Perinatal history was uneventful. Motor development was normal. Family history was unremarkable.

On admission he was alert and playful. On physical examination his weight, height, and head circumference were within the 50th–75th centile range. There was no fever, anaemia, jaundice, rash, or petechiae; lymph nodes were not palpable. On auscultation the chest was clear with no added sounds. The liver was within normal limits and the spleen was palpable 4 cm below the costal margin. Neurological examination was unremarkable except for a broad based gait and mild intention tremor. Results of laboratory tests including blood cell count, biochemical tests, and urinary vanillyl-mandelic acid were normal. Cerebrospinal fluid was normal with no oligoclonal bands and no abnormal cells. Cerebrospinal fluid culture was sterile. Antibodies to neural antigens were negative in the serum. Magnetic resonance imaging of the brain was normal. However, on the plain film of the chest, widespread reticulonodular shadowing was present (fig 1), suggestive of either mycoplasma pneumonia or metastatic disease. Abdominal ultrasound scan revealed normal liver, spleen, kidneys, and retroperitoneum. Given the lack of respiratory signs, mycoplasma infection was suspected. Blood was taken to look for specific antibodies; the patient was discharged home for the weekend on erythromycin.

Figure 1

Chest x ray picture showing widespread reticulonodular shadowing.

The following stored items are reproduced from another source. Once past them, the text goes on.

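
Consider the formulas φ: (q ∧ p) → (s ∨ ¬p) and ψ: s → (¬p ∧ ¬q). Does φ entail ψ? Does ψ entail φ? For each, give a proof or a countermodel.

[⇒] This fails. Under q = T, s = T, p = F, the left side is true but the right side is false.

[⇐] This fails. Under q = T, s = F, p = T, the left side is false but the right side is true.

Neither implication holds.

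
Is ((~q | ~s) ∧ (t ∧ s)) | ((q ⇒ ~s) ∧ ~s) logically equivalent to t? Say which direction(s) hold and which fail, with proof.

Both directions fail.

(⇒) This fails. Under q = F, t = F, s = F, the left side is true but the right side is false.

(⇐) This fails. Under q = T, t = T, s = T, the left side is false but the right side is true.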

After two days he was urgently admitted to hospital for increasing malaise, vomiting, drowsiness, and dyspnoea. He died soon after arrival.

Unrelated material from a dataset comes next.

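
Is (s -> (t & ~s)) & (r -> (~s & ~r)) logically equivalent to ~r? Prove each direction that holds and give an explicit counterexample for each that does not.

Only the forward direction holds.

Forward direction. Assume the antecedent. If s is true, the antecedent cannot hold. If s is false, the antecedent forces (s = F, t = F, r = F) or (s = F, t = T, r = F), and ~r holds there. Either way ~r holds.

Converse. This fails. Under s = T, t = F, r = F, the left side is false but the right side is true.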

Postmortem examination revealed bilateral tension pneumothorax. Both lungs had large bronchiectatic cavities. In the central nervous system (CNS) there was only generalised congestion of the meningeal vessels. Histologically the lungs were massively infiltrated by Langherans cells (fig 2). There was also splenic infiltration by Langherans cells and lymphocytes. The brain showed abnormalities only in the cerebellum with focal gliosis associated with Purkinje cell loss. There were no changes elsewhere and there was no evidence of inflammation or histiocyte infiltration.

Figure 2

(A) Lung biopsy specimen from the child, showing a bronchiolocentric nodular lesion demarcated from the surrounding lung tissue. (B) Higher magnification of the same specimen, showing Langherans cells.

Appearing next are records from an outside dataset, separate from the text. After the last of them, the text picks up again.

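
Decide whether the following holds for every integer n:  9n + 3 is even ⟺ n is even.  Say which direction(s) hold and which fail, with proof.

Forward direction. This fails: n = 5 gives 9n + 3 = 48, which is even, but 5 is odd, not even.

Converse. This also fails: n = 6 is even, but 9n + 3 = 57 is odd, not even.

(⇒) fails and (⇐) fails.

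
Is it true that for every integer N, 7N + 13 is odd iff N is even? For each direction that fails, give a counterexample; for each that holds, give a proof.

The biconditional holds.

[⇒] Suppose 7N + 13 is odd. Since 7 is odd, 7N and N have the same parity, so 7N + 13 ≡ N + 13 (mod 2). As 13 is odd, 7N + 13 is odd exactly when N is even. Thus N is even.

[⇐] Conversely, suppose N is even; write N = 2j. Then 7N + 13 = 7·(2j) + 13 = 2·7j + 13, which is odd.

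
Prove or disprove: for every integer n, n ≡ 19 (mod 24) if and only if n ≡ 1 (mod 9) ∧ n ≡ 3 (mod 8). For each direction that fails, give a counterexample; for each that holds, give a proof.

(⇒) fails; (⇐) holds.

(⇒) This fails: n = 43 gives 43 ≡ 19 (mod 24) but 43 ≡ 7 (mod 9), so the conjunction on the right does not hold.

(⇐) Conversely, if n ≡ 1 (mod 9) and n ≡ 3 (mod 8), then by the Chinese remainder theorem n ≡ 19 (mod 72). Since 19 ≡ 19 (mod 24) and 24 ∣ 72, we get n ≡ 19 (mod 24).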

Histiocytoses are rare disorders characterised by proliferation of cells of the monocyte–macrophage system. In LCH a definitive diagnosis is made by demonstration of characteristic Birbeck granules in the abnormal cells and CD1a antigen on the cell surface.1

LCH is extremely variable in presentation. Most frequently there are bone lesions and seborrheic dermatitis; hepatic and spleen enlargement, pancytopenia, fever, weight loss, irritability, and generalised lymphoadenopathy are common in the most severe forms. Isolated pulmonary infiltrates are unusual in children.2

CNS manifestations of LCH include diabetes insipidus from direct hypothalamic or pituitary invasion, site dependent neurological symptoms from infiltrative lesions, and rarely neurological dysfunction of cerebellar origin.2

In the latter group the majority of cases present in adults with multisystem LCH have an insidious onset and a rather slow course, with no evident infiltration within the CNS. Degenerative changes with demyelination, Purkinje cell loss, and reactive gliosis without typical LCH cells can be found in the cerebellar tissue.2

Cerebellar impairment has only occasionally been reported in children with LCH, manifesting many years after the diagnosis of the disease. Typically the cerebellar dysfunction has a chronic and progressive course with no infiltration of the CNS,3,4 supporting the hypothesis of a remote effect (paraneoplastic) of pathological Langherans cells by an immune mediated mechanism.5

To our knowledge this is the first reported case of acute cerebellar dysfunction presenting as isolated manifestation of a particularly aggressive form of LCH, supported only by x ray evidence of an asymptomatic lung infiltration.